Singer’s argument is compelling: the only relevant consideration that unites all humans, then, is sentience – the experience of pain and pleasure. An experience inherent to the lives of most animals and all humans.

Back to deer then.

The justification for culls is primarily their threat to the food-chain: too many deer means too much consumption of natural resources, too much disruption to the natural environment which other animals are dependent on. Deer, munching and treading and stomping all over our country’s flora and fauna, are threatening other wildlife. All very well.

But what about us? Aren’t we a threat to wildlife? What about our fossil fuel omissions, waste disposal, annihilation of forestry for paper, our excessive industry, infrastructure? Our pollution of lakes and rivers? Surely all this amounts to much more destruction than an overabundance of deer trampling on the landscape and eating too many acorns?

Well, it may be argued that we are humans; we are entitled to do these things because they fuel our rational progress towards more enriching lives. What gives us the right to think the world is ours to destroy, but not that of the deer? I would argue that our threat to the food-chain is significantly greater than that of our deer population, and yet I hear of no ecological experts advocating human culling.

Let’s be clear: I am not advocating human culling.
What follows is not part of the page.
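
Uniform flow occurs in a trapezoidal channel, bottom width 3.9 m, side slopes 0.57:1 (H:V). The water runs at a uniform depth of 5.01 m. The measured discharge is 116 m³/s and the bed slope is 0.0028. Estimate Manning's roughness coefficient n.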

But think about it: are we morally justified in killing deer because too many of them destroy the environment, when we wouldn’t do the same to humans, whose excessive population is also consuming too much of Mother Nature’s milk, and tainting it with acid rain in the process? If there is no relevant moral distinction between humans and animals, I find arguments which devalue animal life in favour of maintaining human interest deeply problematic. And after all, this isn’t just about preserving nature for nature’s sake, this is about preserving nature for people – for farmers, ramblers and future generations.

I acknowledge that there may be other reasons why culling might be justified – I am no environmental expert. Reducing deer numbers may work in the favour of their species, as too many deer means many will starve due to lack of resources. It is obvious how this can be turned around to humans: again, most people would object to human-culling because there isn’t enough bread to go round. Therefore, if there is no plausible moral distinction between humans and animals, then culling is difficult to morally justify, even if it produces certain good consequences.

It’s a thorny issue, and one that people often don’t consider; culling doesn’t seem to raise the same controversy as animal testing, hunting or meat-eating, because it is seen as a largely benevolent, if a little unpleasant, way of improving conditions for people and wildlife. I believe, however, that we should be concerned – at the very least, philosophically – with the flawed argument that lies at the heart of culling practices.